I couldn’t help but notice that two of the comedians in the competition — Louis C.K. and Al Franken — not only won their games but also did so in “runaway” fashion. In Jeopardy! terms, that means a contestant has more than double the second-place score heading into Final Jeopardy, and barring a stupid wager, there is no way the first-place contestant can lose. Of course, Franken is also a U.S. Senator, but as we’re well aware, that’s hardly a guarantee of intelligence.
It comes as no surprise to me that comedians would be good at Jeopardy! There are obviously exceptions to any rule, but it seems to be a profession that lends itself well to those who are typically considered “smart.”
After all, comedians have to be very attentive to the world around them. They have to see things that other people gloss over, and find the unusual in the mundane. At the same time, they’ve got to be able to show the connections between different topics, and often link them back to something that is completely unrelated. You’ve got to have a wide base of cultural knowledge in order to find things that are funny to as many people as possible. Even “blue collar redneck comedians” like Jeff Foxworthy and Larry The Cable Guy seem to me to be above-average intelligent individuals.

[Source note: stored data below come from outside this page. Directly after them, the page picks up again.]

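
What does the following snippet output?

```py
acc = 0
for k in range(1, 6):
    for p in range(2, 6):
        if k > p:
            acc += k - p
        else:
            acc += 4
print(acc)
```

66

k=1,p=2: not 1>2, acc = 0+4 = 4
k=1,p=3: not 1>3, acc = 4+4 = 8
k=1,p=4: not 1>4, acc = 8+4 = 12
k=1,p=5: not 1>5, acc = 12+4 = 16
k=2,p=2: not 2>2, acc = 16+4 = 20
k=2,p=3: not 2>3, acc = 20+4 = 24
k=2,p=4: not 2>4, acc = 24+4 = 28
k=2,p=5: not 2>5, acc = 28+4 = 32
k=3,p=2: 3>2, acc = 32+1 = 33
k=3,p=3: not 3>3, acc = 33+4 = 37
k=3,p=4: not 3>4, acc = 37+4 = 41
k=3,p=5: not 3>5, acc = 41+4 = 45
k=4,p=2: 4>2, acc = 45+2 = 47
k=4,p=3: 4>3, acc = 47+1 = 48
k=4,p=4: not 4>4, acc = 48+4 = 52
k=4,p=5: not 4>5, acc = 52+4 = 56
k=5,p=2: 5>2, acc = 56+3 = 59
k=5,p=3: 5>3, acc = 59+2 = 61
k=5,p=4: 5>4, acc = 61+1 = 62
k=5,p=5: not 5>5, acc = 62+4 = 66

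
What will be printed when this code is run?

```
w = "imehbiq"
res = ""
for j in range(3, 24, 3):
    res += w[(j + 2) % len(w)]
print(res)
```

imbihqe

j=3: add w[5]='i' → 'i'
j=6: add w[1]='m' → 'im'
j=9: add w[4]='b' → 'imb'
j=12: add w[0]='i' → 'imbi'
j=15: add w[3]='h' → 'imbih'
j=18: add w[6]='q' → 'imbihq'
j=21: add w[2]='e' → 'imbihqe'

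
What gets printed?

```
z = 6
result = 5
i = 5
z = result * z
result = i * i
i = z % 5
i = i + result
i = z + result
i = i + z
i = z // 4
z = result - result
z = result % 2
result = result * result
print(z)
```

1

z = 5*6 = 30
result = 5*5 = 25
i = 30%5 = 0
i = 0+25 = 25
i = 30+25 = 55
i = 55+30 = 85
i = 30//4 = 7
z = 25-25 = 0
z = 25%2 = 1
result = 25*25 = 625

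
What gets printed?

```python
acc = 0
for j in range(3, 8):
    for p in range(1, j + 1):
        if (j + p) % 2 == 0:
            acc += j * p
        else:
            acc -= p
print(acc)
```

232

j=3,p=1: even sum, acc = 0+3 = 3
j=3,p=2: odd sum, acc = 3-2 = 1
j=3,p=3: even sum, acc = 1+9 = 10
j=4,p=1: odd sum, acc = 10-1 = 9
j=4,p=2: even sum, acc = 9+8 = 17
j=4,p=3: odd sum, acc = 17-3 = 14
j=4,p=4: even sum, acc = 14+16 = 30
j=5,p=1: even sum, acc = 30+5 = 35
j=5,p=2: odd sum, acc = 35-2 = 33
j=5,p=3: even sum, acc = 33+15 = 48
j=5,p=4: odd sum, acc = 48-4 = 44
j=5,p=5: even sum, acc = 44+25 = 69
j=6,p=1: odd sum, acc = 69-1 = 68
j=6,p=2: even sum, acc = 68+12 = 80
j=6,p=3: odd sum, acc = 80-3 = 77
j=6,p=4: even sum, acc = 77+24 = 101
j=6,p=5: odd sum, acc = 101-5 = 96
j=6,p=6: even sum, acc = 96+36 = 132
j=7,p=1: even sum, acc = 132+7 = 139
j=7,p=2: odd sum, acc = 139-2 = 137
j=7,p=3: even sum, acc = 137+21 = 158
j=7,p=4: odd sum, acc = 158-4 = 154
j=7,p=5: even sum, acc = 154+35 = 189
j=7,p=6: odd sum, acc = 189-6 = 183
j=7,p=7: even sum, acc = 183+49 = 232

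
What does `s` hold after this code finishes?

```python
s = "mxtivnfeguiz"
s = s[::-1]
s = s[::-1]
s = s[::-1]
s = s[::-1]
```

reverse → 'ziugefnvitxm'
reverse → 'mxtivnfeguiz'
reverse → 'ziugefnvitxm'
reverse → 'mxtivnfeguiz'

'mxtivnfeguiz'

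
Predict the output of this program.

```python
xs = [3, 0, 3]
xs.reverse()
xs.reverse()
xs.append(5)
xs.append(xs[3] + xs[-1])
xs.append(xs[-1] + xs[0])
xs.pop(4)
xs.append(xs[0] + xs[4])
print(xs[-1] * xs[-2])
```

208

reverse → [3, 0, 3]
reverse → [3, 0, 3]
append 5 → [3, 0, 3, 5]
append xs[3]+xs[-1] = 5+5 = 10 → [3, 0, 3, 5, 10]
append xs[-1]+xs[0] = 10+3 = 13 → [3, 0, 3, 5, 10, 13]
pop(4) removes 10 → [3, 0, 3, 5, 13]
append xs[0]+xs[4] = 3+13 = 16 → [3, 0, 3, 5, 13, 16]
xs[-1]*xs[-2] = 16*13 = 208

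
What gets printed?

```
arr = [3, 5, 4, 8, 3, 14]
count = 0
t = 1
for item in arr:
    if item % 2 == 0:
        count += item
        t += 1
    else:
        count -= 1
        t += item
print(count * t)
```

345

item=3: not even, count = 0-1 = -1; t=4
item=5: not even, count = (-1)-1 = -2; t=9
item=4: even, count = (-2)+4 = 2; t=10
item=8: even, count = 2+8 = 10; t=11
item=3: not even, count = 10-1 = 9; t=14
item=14: even, count = 9+14 = 23; t=15
count*t = 23*15 = 345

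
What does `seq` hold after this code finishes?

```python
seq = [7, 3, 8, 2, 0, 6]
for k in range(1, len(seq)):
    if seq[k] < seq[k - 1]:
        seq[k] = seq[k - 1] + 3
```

[7, 10, 13, 16, 19, 22]

k=1: 3<7, seq[1] = 7+3 = 10 → [7, 10, 8, 2, 0, 6]
k=2: 8<10, seq[2] = 10+3 = 13 → [7, 10, 13, 2, 0, 6]
k=3: 2<13, seq[3] = 13+3 = 16 → [7, 10, 13, 16, 0, 6]
k=4: 0<16, seq[4] = 16+3 = 19 → [7, 10, 13, 16, 19, 6]
k=5: 6<19, seq[5] = 19+3 = 22 → [7, 10, 13, 16, 19, 22]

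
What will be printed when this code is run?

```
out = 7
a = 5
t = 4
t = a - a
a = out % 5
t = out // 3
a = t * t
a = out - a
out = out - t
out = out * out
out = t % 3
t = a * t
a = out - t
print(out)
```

2

t = 5-5 = 0
a = 7%5 = 2
t = 7//3 = 2
a = 2*2 = 4
a = 7-4 = 3
out = 7-2 = 5
out = 5*5 = 25
out = 2%3 = 2
t = 3*2 = 6
a = 2-6 = -4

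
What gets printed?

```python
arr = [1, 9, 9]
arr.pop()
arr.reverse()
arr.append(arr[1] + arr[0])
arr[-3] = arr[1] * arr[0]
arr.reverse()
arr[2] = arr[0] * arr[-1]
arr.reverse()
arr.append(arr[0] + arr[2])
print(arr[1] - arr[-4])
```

-89

pop() removes 9 → [1, 9]
reverse → [9, 1]
append arr[1]+arr[0] = 1+9 = 10 → [9, 1, 10]
arr[-3] = arr[1]*arr[0] = 1*9 = 9 → [9, 1, 10]
reverse → [10, 1, 9]
arr[2] = arr[0]*arr[-1] = 10*9 = 90 → [10, 1, 90]
reverse → [90, 1, 10]
append arr[0]+arr[2] = 90+10 = 100 → [90, 1, 10, 100]
arr[1]-arr[-4] = 1-90 = -89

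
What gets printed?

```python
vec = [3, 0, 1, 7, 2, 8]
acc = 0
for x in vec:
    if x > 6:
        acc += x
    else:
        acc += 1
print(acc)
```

19

x=3: not >6, acc = 0+1 = 1
x=0: not >6, acc = 1+1 = 2
x=1: not >6, acc = 2+1 = 3
x=7: >6, acc = 3+7 = 10
x=2: not >6, acc = 10+1 = 11
x=8: >6, acc = 11+8 = 19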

I am reminded of another of my favorite shows, Mystery Science Theater 3000. The comedians and puppeteers in that show watch terrible movies and make sarcastic “riffs” about especially ludicrous scenes, acting or writing in the films. There seems to be no shortage of topics they joke about — they’ve done riffs on everything from the Green Bay Packers to Jean-Michel Basquiat. There have been multiple occasions where I have learned something new, because I had to look up a joke that I didn’t understand.